“Martin Heidegger’s 1924 Lecture Course on Aristotle’s Rhetoric: Key Research Implications”, Daniel Gross, University of California, Irvine

April 8, 2016 - 3:00pm to 5:00pm

The Agora is a speaker series within the Department of Communication at the University of Pittsburgh that invites scholars to share work of relevance to the many aspects of communication scholarship.  The Agora features faculty and graduate students from both the Department of Communication and the wider University of Pittsburgh community, as well as other noted scholars from around the world.

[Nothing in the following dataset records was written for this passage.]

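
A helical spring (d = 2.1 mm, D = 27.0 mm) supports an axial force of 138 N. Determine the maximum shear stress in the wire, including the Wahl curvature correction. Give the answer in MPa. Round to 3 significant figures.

Spring index C = D/d = 27.0/2.1 = 12.8571
K_W = (4C−1)/(4C−4) + 0.615/C = 50.429/47.429 + 0.0478 = 1.1111
τ₀ = 8FD/(πd³) = 8·138·27.0/(π·2.1³) = 29808/29.094 = 1024.5 MPa
τ_max = K·τ₀ = 1.1111 × 1024.5 = 1138.3 MPa

1140 MPa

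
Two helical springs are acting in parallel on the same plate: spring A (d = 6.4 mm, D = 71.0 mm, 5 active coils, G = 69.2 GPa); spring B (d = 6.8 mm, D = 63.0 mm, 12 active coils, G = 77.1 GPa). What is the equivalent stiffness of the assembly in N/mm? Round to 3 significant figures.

k_A = Gd⁴/(8D³N_a) = (69.2×10³)(6.4⁴)/(8·71.0³·5) = 8.1094 N/mm
k_B = Gd⁴/(8D³N_a) = (77.1×10³)(6.8⁴)/(8·63.0³·12) = 6.8675 N/mm
Parallel: k_eq = 8.1094 + 6.8675 = 14.977 N/mm

15.0 N/mm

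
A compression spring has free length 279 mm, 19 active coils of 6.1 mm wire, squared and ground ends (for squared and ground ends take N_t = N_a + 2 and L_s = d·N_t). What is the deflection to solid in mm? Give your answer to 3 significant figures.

151 mm

N_t = 21; L_s = 6.1·21 = 128.1 mm
δ_solid = L₀ − L_s = 279 − 128.1 = 150.9 mm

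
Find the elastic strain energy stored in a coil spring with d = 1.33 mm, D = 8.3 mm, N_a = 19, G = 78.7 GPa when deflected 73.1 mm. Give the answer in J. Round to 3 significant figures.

7.57 J

k = Gd⁴/(8D³N_a) = (78.7×10³)(1.33⁴)/(8·8.3³·19) = 2.8334 N/mm
U = ½kδ² = 0.5 × 2.8334 × 73.1² = 7570.2 N·mm = 7.5702 J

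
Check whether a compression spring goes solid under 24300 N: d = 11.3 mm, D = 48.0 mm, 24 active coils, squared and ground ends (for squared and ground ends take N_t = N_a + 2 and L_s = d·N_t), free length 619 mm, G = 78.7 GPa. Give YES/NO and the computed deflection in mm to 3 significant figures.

YES, δ = 402 mm

k = Gd⁴/(8D³N_a) = (78.7×10³)(11.3⁴)/(8·48.0³·24) = 60.432 N/mm
N_t = 26; L_s = 11.3·26 = 293.8 mm; δ_solid = L₀ − L_s = 619 − 293.8 = 325.2 mm
δ = F/k = 24300/60.432 = 402.11 mm
δ ≥ δ_solid → spring goes solid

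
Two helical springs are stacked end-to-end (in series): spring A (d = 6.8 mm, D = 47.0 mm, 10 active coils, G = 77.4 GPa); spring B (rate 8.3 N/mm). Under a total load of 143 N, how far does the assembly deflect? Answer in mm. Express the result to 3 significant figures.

24.4 mm

k_A = Gd⁴/(8D³N_a) = (77.4×10³)(6.8⁴)/(8·47.0³·10) = 19.925 N/mm
Series: 1/k_eq = 1/19.925 + 1/8.3 = 0.17067; k_eq = 5.8592 N/mm
δ = F/k_eq = 143/5.8592 = 24.406 mm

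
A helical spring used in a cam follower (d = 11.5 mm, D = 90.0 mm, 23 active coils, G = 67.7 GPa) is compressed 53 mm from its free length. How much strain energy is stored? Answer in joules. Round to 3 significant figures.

12.4 J

k = Gd⁴/(8D³N_a) = (67.7×10³)(11.5⁴)/(8·90.0³·23) = 8.8274 N/mm
U = ½kδ² = 0.5 × 8.8274 × 53² = 12398 N·mm = 12.398 J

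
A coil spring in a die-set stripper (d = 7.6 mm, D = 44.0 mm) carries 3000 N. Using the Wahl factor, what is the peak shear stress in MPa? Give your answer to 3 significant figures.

967 MPa

Spring index C = D/d = 44.0/7.6 = 5.7895
K_W = (4C−1)/(4C−4) + 0.615/C = 22.158/19.158 + 0.1062 = 1.2628
τ₀ = 8FD/(πd³) = 8·3000·44.0/(π·7.6³) = 1.056e+06/1379.1 = 765.73 MPa
τ_max = K·τ₀ = 1.2628 × 765.73 = 966.97 MPa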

This speaker series will feature Daniel Gross, University of California, Irvine

The purpose of this presentation is threefold: 1) to outline what Heidegger found in Aristotle's Rhetoricjust as he was radically reformulating the history of Western metaphysics against his contemporaries in philosophy; 2) to indicate how this moment also rewrote (with a debt to Dilthey and also Bultmann's sacred rhetoric) the conventional history of rhetoric per se; and 3) to identify our new historiography that foregrounds rhetorical topics Heidegger found interesting around 1924: emotion, orientation, and rhetoric as the art of listening. Such was Heidegger's work. But this final move invites a perspective that is not exactly Heidegger's, as I conclude with a pressing issue of the Weimar Republic (rhetoric beyond personal responsibility) that was forced in a way we still find terribly compelling.